After Taylor, Hugh Grant begrudgingly presented Curtis’s “better-than-nothing Oscar”, needling his friend for an initial resistance to casting Grant in Four Weddings and a Funeral. Then, “not content with saving the British film industry, he decided he also had to try and save the whole bloody world,” Grant said, referring to Comic Relief, Make Poverty History, and Curtis’s other humanitarian endeavours. “There I would be in one of the lulls in my career – because of some flop or some arrest or whatever – and I’d be frankly desperate for Richard’s next film, and I’d be told, ‘I’m sorry, he’s away for a year in Africa, saving starving children.’

“I found that annoying and frankly selfish.”

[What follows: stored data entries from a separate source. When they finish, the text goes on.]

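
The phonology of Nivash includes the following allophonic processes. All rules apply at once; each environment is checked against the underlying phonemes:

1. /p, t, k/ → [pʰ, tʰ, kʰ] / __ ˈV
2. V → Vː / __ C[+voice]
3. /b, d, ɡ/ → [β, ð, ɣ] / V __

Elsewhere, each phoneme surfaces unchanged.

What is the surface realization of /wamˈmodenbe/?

[waːmˈmoːðeːnbe]

/w/ — not in any rule's target class → [w].
/a/ meets the environment for rule 2 (before a voiced consonant) → [aː].
/m/ (between /a/ and /m/): no rule targets it → [m].
/m/ stays [m].
/o/ meets the environment for rule 2 (before a voiced consonant) → [oː].
Rule 3 applies to /d/ (between /o/ and /e/: immediately after a vowel) → [ð].
/e/ (between /d/ and /n/): before a voiced consonant, so rule 2 applies → [eː].
/n/ (between /e/ and /b/) is unaffected → [n].
/b/ — between /n/ and /e/; rule 3 does not apply here → [b].
/e/ (word-final) fails the environment for rule 2, so it stays [e].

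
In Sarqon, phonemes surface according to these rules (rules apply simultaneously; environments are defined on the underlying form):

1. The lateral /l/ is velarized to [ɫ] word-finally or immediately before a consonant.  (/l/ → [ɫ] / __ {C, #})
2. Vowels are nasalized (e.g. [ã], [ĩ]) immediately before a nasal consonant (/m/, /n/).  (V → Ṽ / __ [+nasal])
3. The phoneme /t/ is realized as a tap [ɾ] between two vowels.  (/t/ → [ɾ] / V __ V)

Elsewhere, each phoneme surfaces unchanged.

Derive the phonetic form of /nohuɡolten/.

/n/ stays [n].
/o/ (between /n/ and /h/) fails the environment for rule 2, so it stays [o].
/h/ stays [h].
/u/ — between /h/ and /ɡ/; rule 2 does not apply here → [u].
/ɡ/ (between /u/ and /o/) is unaffected → [ɡ].
/o/ — between /ɡ/ and /l/; rule 2 does not apply here → [o].
/l/ — between /o/ and /t/, word-finally or immediately before a consonant — surfaces as [ɫ] (rule 1).
/t/ — between /l/ and /e/; rule 3 does not apply here → [t].
/e/ — between /t/ and /n/, before a nasal consonant — surfaces as [ẽ] (rule 2).
/n/ (word-final): no rule targets it → [n].

[nohuɡoɫtẽn]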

In his own speech, after remarking on Grant’s “infamously unsatisfactory character”, Curtis praised his colleagues for making films with potent messages but urged them not to stop there. “Powerful films and TV shows are made, and everyone just sort of hopes they’ll help change things, and they don’t take the final step to create a mechanism in the actual production that helps to change things,” he said. They should appoint “impact producers” who would use the films “for campaigning, for targeted education, for changing laws. When films get shown to the right people in power at the right time, when films are linked to the right charities, amazing things can happen.”

The night ended with Jones’s award, presented by Jamie Foxx in a speech that included startlingly accurate impressions of Jones and of Donald Trump – whose re-election was obliquely and mournfully referenced several times throughout the evening. Foxx recalled working with Jones on the film Ray and hailed the composer’s “fearless and tireless” work for disabled people, including people with Down’s syndrome like Foxx’s late sister. “Thank you for giving the world music, thank you for giving the world light, thank you for giving the world an example of what a great human being is supposed to be,” Foxx said.

Closing her speech at the end of the evening, an emotional Rashida Jones urged the crowd to listen to her father’s music on the way home. “There’s an entire universe waiting in his seven decades of music. And while you listen, hear him, hear how he imbued love into every single second of music he made. That was his real legacy, love,” she said.

“In honour of our dad, we hope you will do the same. Live with love, lead with love. Bring love to everything that you do.”